Friday, April 19, 2024

On-street parking after a surprise April 2021 snow in Cambridgeport. (Photo: Tyler Motes)

The end of parking-space minimums of any kind in Cambridge was enacted Monday by the City Council in an 8-1 vote, with members calling it the culmination of work they’d begun more than five years ago and the beginning of perhaps an equally big change: Residents and property owners will be able to rent the spaces they aren’t using.

Some councillors had long called for developers to be freed of zoning that demanded a certain number of parking spaces – for instance, one for each unit of housing – and the Envision Cambridge citywide planning report released in 2019 made the same suggestion. After a policy order from last term lapsed without action, the law that succeeded came from a motion by first-term councillor Burhan Azeem in February.

Substantive amendments from councillor Paul Toner were made Oct. 3; minor tweaks to zoning language came Monday and are expected to continue as needed by staff in Community Development.

“This is something that makes a lot of sense, giving people the flexibility that they need to build the amount of parking that they need,” Azeem said. “This will be an important technocratic fix, but it will not revolutionize our city overnight.” Still, he called Cambridge the first city in Massachusetts to eliminate all categories of parking minimums.

Somerville enacted a more limited law in December 2019 that ended requirements for off-street parking across much of the city, and Azeem said the results in Cambridge could be expected to mirror what happened there. “Things didn’t change very much,” he said. “The majority of construction still had parking because people think it’s a valuable commodity.”

Renting becomes an option

Being freed of having to include parking in a project could mean more space on which to build housing or lower the cost of renting or buying a home that lacks parking, advocates say. It can also add flexibility to repurpose a parking space that’s not being used, which has been cited as a way to make up for places where parking spaces are being replaced by bike lanes.

“Under rules with parking minimums, you can’t rent out that parking spot because [it] can only be used for that property,” Azeem said. Ending parking minimums “is necessary to get to the place where you could share parking that perhaps you’re not using, or if we see empty lots … they need to be able to loan it out to other folks.”

Other voices

Voting on the measure has been consistent since it worked its way through the Ordinance Committee: There has been one opponent in councillor Dennis Carlone, who said findings that parking spaces citywide are one-third to one-half used means that minimums should be cut by the same proportions. But to remove parking minimums completely in one step? “I think it’s absolutely wrong,” Carlone said before Monday’s final vote.
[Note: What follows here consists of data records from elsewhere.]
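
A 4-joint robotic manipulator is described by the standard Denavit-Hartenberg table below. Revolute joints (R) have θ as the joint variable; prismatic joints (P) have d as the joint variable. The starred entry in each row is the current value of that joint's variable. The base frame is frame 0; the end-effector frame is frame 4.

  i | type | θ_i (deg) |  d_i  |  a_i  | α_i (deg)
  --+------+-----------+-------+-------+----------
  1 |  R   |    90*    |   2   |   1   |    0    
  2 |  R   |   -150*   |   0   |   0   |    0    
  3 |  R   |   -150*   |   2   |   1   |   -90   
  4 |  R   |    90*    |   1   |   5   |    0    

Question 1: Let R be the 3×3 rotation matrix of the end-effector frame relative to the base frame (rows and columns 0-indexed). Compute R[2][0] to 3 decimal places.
End-effector x-axis (col 0 of R) = (-0.0000,-0.0000,-1.0000)
R[2][0] = -1.0000

-1.000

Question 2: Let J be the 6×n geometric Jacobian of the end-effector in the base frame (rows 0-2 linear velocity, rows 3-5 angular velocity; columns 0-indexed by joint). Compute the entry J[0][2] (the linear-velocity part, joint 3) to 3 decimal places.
axis z_2 = (0.0000,0.0000,1.0000); lever o_n−o_2 = (-1.3660,-0.3660,-3.0000)
cross product → J_v[:, 2] = (0.3660,-1.3660,0.0000)
J_ω[:, 2] = z_2
entry J[0][2] = 0.3660

0.366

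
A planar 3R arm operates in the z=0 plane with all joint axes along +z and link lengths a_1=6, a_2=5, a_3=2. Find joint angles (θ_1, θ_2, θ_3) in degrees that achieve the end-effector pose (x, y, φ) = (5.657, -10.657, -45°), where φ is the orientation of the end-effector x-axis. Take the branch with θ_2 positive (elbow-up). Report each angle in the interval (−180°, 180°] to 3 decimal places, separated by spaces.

wrist centre = target − a_3·(cos φ, sin φ) = (4.2428, -9.2428)
cos θ_2 = (103.4303−6²−5²)/(2·6·5) = 0.7072; θ_2 = 44.9947° (elbow-up)
β = atan2(-9.2428,4.2428) = -65.3431°; ψ = atan2(3.5352,9.5359) = 20.3411°
θ_1 = β − ψ = -85.6842°
θ_3 = φ − θ_1 − θ_2 = -4.3105° (wrapped to (-180°,180°])

-85.684 44.995 -4.310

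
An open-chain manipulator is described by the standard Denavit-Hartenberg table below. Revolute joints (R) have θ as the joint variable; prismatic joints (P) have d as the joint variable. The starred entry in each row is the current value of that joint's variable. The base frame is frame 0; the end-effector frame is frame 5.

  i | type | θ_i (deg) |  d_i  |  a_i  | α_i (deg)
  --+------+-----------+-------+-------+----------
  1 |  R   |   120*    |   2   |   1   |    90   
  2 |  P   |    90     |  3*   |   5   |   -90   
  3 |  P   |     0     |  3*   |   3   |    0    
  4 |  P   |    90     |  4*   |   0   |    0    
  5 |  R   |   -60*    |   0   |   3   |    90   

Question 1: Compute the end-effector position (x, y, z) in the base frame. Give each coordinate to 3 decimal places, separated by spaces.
4.299 -4.446 12.598

after link 1: o_1 = (-0.5000, 0.8660, 2.0000)
after link 2: o_2 = (2.0981, 2.3660, 7.0000)
after link 3: o_3 = (3.5981, -0.2321, 10.0000)
after link 4: o_4 = (5.5981, -3.6962, 10.0000)
after link 5: o_5 = (4.2990, -4.4462, 12.5981)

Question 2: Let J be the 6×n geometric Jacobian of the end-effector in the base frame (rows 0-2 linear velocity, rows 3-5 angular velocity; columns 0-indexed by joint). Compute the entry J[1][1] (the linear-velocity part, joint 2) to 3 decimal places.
prismatic axis z_1 = (0.8660,0.5000,0.0000)
J_v[:, 1] = z_1; J_ω[:, 1] = (0,0,0)
entry J[1][1] = 0.5000

0.500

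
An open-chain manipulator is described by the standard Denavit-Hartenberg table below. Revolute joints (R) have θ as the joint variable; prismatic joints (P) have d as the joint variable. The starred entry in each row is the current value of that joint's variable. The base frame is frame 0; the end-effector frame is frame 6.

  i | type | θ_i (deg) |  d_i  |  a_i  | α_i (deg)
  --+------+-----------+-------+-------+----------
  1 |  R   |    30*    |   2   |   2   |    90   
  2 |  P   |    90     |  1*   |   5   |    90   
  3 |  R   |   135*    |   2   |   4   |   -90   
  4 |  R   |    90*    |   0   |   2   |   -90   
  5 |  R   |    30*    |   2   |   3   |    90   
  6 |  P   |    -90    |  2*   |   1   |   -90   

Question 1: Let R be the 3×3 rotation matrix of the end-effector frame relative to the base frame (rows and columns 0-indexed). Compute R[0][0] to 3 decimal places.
0.354

End-effector x-axis (col 0 of R) = (0.3536,-0.6124,-0.7071)
R[0][0] = 0.3536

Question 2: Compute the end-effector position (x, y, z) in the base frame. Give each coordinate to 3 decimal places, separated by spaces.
after link 1: o_1 = (1.7321, 1.0000, 2.0000)
after link 2: o_2 = (2.2321, 0.1340, 7.0000)
after link 3: o_3 = (5.3783, -1.3155, 4.1716)
after link 4: o_4 = (3.6463, -2.3155, 4.1716)
after link 5: o_5 = (1.2195, -3.3084, 6.6464)
after link 6: o_6 = (0.0946, -3.3601, 4.7146)

0.095 -3.360 4.715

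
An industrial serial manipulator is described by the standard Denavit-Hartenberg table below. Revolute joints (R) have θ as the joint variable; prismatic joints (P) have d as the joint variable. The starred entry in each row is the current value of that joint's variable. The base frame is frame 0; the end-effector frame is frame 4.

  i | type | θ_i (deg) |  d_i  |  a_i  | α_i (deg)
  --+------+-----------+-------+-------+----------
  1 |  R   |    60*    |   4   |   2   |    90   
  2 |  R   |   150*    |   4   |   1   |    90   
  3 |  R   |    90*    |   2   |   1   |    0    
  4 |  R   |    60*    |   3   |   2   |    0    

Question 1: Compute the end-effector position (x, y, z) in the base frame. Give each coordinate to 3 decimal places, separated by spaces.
after link 1: o_1 = (1.0000, 1.7321, 4.0000)
after link 2: o_2 = (4.0311, -1.0179, 4.5000)
after link 3: o_3 = (5.3971, -0.6519, 6.2321)
after link 4: o_4 = (7.7631, 1.4462, 7.9641)

7.763 1.446 7.964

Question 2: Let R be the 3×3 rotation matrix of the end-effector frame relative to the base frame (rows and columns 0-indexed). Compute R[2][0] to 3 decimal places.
-0.433

End-effector x-axis (col 0 of R) = (0.8080,0.3995,-0.4330)
R[2][0] = -0.4330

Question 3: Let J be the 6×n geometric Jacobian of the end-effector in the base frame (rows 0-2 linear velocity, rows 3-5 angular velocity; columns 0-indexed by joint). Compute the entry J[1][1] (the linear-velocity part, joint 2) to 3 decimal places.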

The real problems were traffic and parking maximums, neither of which were addressed in this iteration of zoning reforms, he said.

Carlone is not alone in worrying about the effects. North Cambridge resident Joyce Levine said during public comment that at her Massachusetts Avenue condo building, there are “always people looking to rent parking spaces” because they need a place for their car, and that a silent majority who don’t know what’s happening will be shocked once parking is removed. 

It was true she was in the minority during Monday’s public comment, though, as some 17 other speakers testified against minimums from their experiences in the city. Lorraine Thomas of Magazine Street in Cambridgeport said she lived with three other people for some seven years without any having a car, save for one roommate who drove for a couple of years. “Parking should be available for those who want and need it. But we also need to remember that our city demographics say that not everybody does want or need it,” Thomas said. “Making everybody pay for something only some people need is ridiculous and unfair.”

Challenges ahead

Councillor Patty Nolan acknowledged that opponents of ending parking minimums – something opposed by the Planning Board as well as by Carlone – are likely correct that some pain will result.

“There will be some greater challenge for some neighborhoods experiencing a lack of street parking. That is already the case in a lot of our city, and if more people have cars, there may be additional pressure,” Nolan said. “What we need to do is have fewer people who have cars, and the city is behind on its goal of reducing car ownership in the city.”

Supporters on the council said there was more work to do on providing transportation alternatives, and that just as critics were wrong to expect catastrophe, supporters shouldn’t expect to see dramatically lower housing prices. “It may make some minimal impact,” said Toner, whose amendments in early October paved the way for an assessment of the change’s impact in three years.

Councillor Marc McGovern, a co-sponsor of Azeem’s order with councillor Quinton Zondervan, reminded everyone Monday that “it’s not like we can’t change this in a few years if it turns out that it’s really problematic.”